Much to his dismay, the woman does not return or attempt to communicate with him as he had hoped. The narrator ends the song, in a spoken voice, musing on how foolish he was for believing the woman of his dreams would always be around, thinking that he had her in the palm of his hand. Some radio edits have omitted the spoken dialogue. The song peaked at No. 3 on the Billboard Hot 100, and reached the top of the Billboard R&B Singles chart in November 1971. It also reached No. 3 on the UK Singles Chart in February 1972, and was a UK hit again in 1975 when reissued as a double A-side with "Oh Girl", this time peaking at No. 5.

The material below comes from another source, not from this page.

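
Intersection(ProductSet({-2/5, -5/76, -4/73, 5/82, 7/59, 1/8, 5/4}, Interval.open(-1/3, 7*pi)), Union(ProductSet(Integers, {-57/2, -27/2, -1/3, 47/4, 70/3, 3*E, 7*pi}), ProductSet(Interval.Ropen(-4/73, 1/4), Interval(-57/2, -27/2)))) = EmptySet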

There are two commonly available versions. The original 45 and LP version, and a remix that features the fuzz guitar continuing from 0:29 to 0:40 and the background vocals at the beginning having more reverb - this version was issued on their 1972 Greatest Hits album and then in the UK in 1975 as a double a-side with "Oh Girl" and reaching No. 5 (after the original had charted in early 1972 at No. 3).

==Charts==
===Weekly charts===

| Chart (1971–1972) | Peak position |
|---|---|
| Canada RPM Top Singles | 47 |
| Ireland (IRMA) | 11 |
| UK Singles Chart | 3 |
| US Billboard Hot 100 | 3 |
| US Billboard Hot R&B/Hip-Hop Songs | 1 |

| Chart (1975) | Peak position |
|---|---|
| UK | 5 |

===Year-end charts===

| Chart (1972) | Position |
|---|---|
| UK | 39 |

==MC Hammer version==

The most significant cover of "Have You Seen Her" was recorded by MC Hammer, for his successful 1990 LP, Please Hammer Don't Hurt 'Em, which reached No. 4 on both the US Billboard Hot 100 and the US Cash Box Top 100. It also peaked at No. 8 on the UK singles chart.

===Charts===
====Weekly charts====

| Chart (1990) | Peak position |
|---|---|
| Australia (ARIA) | 42 |
| Austria (Ö3 Austria Top 40) | 20 |
| Belgium (Ultratop 50 Flanders) | 13 |
| Canada Top Singles (RPM) | 8 |
| Europe (Eurochart Hot 100) | 15 |
| Finland (Suomen virallinen lista) | 6 |
| Germany (GfK) | 10 |
| Ireland (IRMA) | 5 |
| Luxembourg (Radio Luxembourg) | 5 |
| Netherlands (Dutch Top 40) | 3 |
| Netherlands (Single Top 100) | 2 |
| New Zealand (Recorded Music NZ) | 4 |
| Portugal (AFP) | 6 |
| Sweden (Sverigetopplistan) | 18 |
| Switzerland (Schweizer Hitparade) | 12 |
| UK Singles (Official Charts) | 8 |
| US Billboard Hot 100 | 4 |
| US Hot Black Singles (Billboard) | 4 |
| US Hot Rap Singles (Billboard) | 9 |
| US Cash Box Top 100 | 4 |

====Year-end charts====

| Chart (1990) | Position |
|---|---|
| Belgium (Ultratop) | 81 |
| Netherlands (Dutch Top 40) | 38 |
| Netherlands (Single Top 100) | 34 |
| New Zealand (RIANZ) | 20 |
| Sweden (Topplistan) | 97 |
| US Billboard Hot 100 | 47 |
| US Hot R&B Singles (Billboard) | 52 |
| US Cash Box Top 100 | 30 |

===Certifications===

| Region | Certification | Certified units/sales |
| United States (RIAA) | Gold | 500,000^{^} |
^{^} Shipments figures based on certification alone.

===Release history===

| Region | Date | Format(s) | Label(s) | Ref. |
| United States | June 1990 | 12-inch vinyl; cassette; | Capitol |  |
| Australia | August 20, 1990 | 7-inch vinyl; cassette; |  |
| Japan | September 12, 1990 | Mini-CD |  |

==In pop culture==
- The Barron Knights produced a parody version.
- The song was included in the 2001 list of songs that Clear Channel Communications warned its radio stations that they "might not want to play" after 9/11.
- The song was featured in the 2026 video game Mixtape.